Label : Big Beat Records
Année : 2011 (1966-74)
A1 Takeshi Terauchi & The Bunnys : Ganroku Hanami Odori
A2 Takeshi Terauchi & The Bunnys : Rising Guitar
A3 Takeshi Terauchi & The Bunnys : Sado Okesa
A4 Takeshi Terauchi & The Bunnys : The Clamour Of The Sun
A5 Takeshi Terauchi & Blue Jeans : Hoshi Eno Tabishi (Journey To The Stars)
A6 Takeshi Terauchi & Blue Jeans : Meiji Ichidai Onna
A7 Takeshi Terauchi & Blue Jeans: Sa No Sa
A8 Takeshi Terauchi & The Bunnys : South Pier
B1 Takeshi Terauchi & The Bunnys : Summer Boogaloo
B2 Takeshi Terauchi & Blue Jeans : Touryanse
B3 Takeshi Terauchi & Blue Jeans : Meigetsu Akagi Yama
B4 Takeshi Terauchi & Blue Jeans : Nambuzaka Yuki No Wakare
B5 Takeshi Terauchi & Blue Jeans : Tsugaru Yamabiko Uta (Mountain Echo)
B6 Takeshi Terauchi & Blue Jeans : Tsugaru Eleki Bushi

Genre : Instrumental Surf, Eleki & Tsugaru Rock
1° morceau de L'inventaire 27 : Hoshi Eno Tabishi (Journey To The Stars) 

Les habitués des Cercles Parfaits se souviennent peut-être de Micky Anderson , mystérieux guitariste probablement japonais qui enflammait l'Inventaire numéro 6
Plus reconnu (Jello Biafra  serait de ses fans...) mais pas pour autant célèbre par ici, Takeshi Terauchi est un phénomène au Japon. Aujourd'hui septuagénaire, il cumule les casquettes d'homme d'affaire, 8e dan de karaté, maître zen et, bien sûr, "guitar hero".
Selon la légende rédigée au verso de la pochette d'après une interview de Takeshi Terauchi lui-même, il aurait présenté dans les années 60 Leo Fender à Yamaha, qui deviendra l'importateur de la marque au Japon, avant d'en copier plus ou moins bien les modèles phares. On y apprend aussi que, inspiré par le génial guitariste et trafiquant sonore Les Paul, Terauchi a fabriqué lui même ses effets et transformé ses instruments pour obtenir des sons plus personnels.

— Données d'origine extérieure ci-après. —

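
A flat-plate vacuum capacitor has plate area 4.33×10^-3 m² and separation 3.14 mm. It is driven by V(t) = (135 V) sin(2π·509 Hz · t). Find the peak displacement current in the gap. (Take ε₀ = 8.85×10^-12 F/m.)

C = ε₀A/d = (8.85×10^-12)(4.33×10^-3)/(3.14×10^-3) = 1.220×10^-11 F; ω = 2πf = 3198 rad/s.
I_d = C dV/dt, so |I_d|_max = C V₀ ω = (1.220×10^-11)(135)(3198) = 5.27×10^-6 A.

5.27×10^-6 A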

Cette compilation, due au label Big Beat spécialisé dans les rééditions et redécouvertes de perles des 60's et 70's, embrasse sept ans de carrière de l'auto-proclamé "king of electric guitar" à travers ses deux groupes : les Bunnys et les Blue Jeans. Un album essentiellement composé d'instrumentaux qui ne dépareilleraient pas dans une b.o. de Tarantino et qui vont du slow de l'été à de sauvages montées de fuzz, propres à décoiffer n'importe quel beach boy.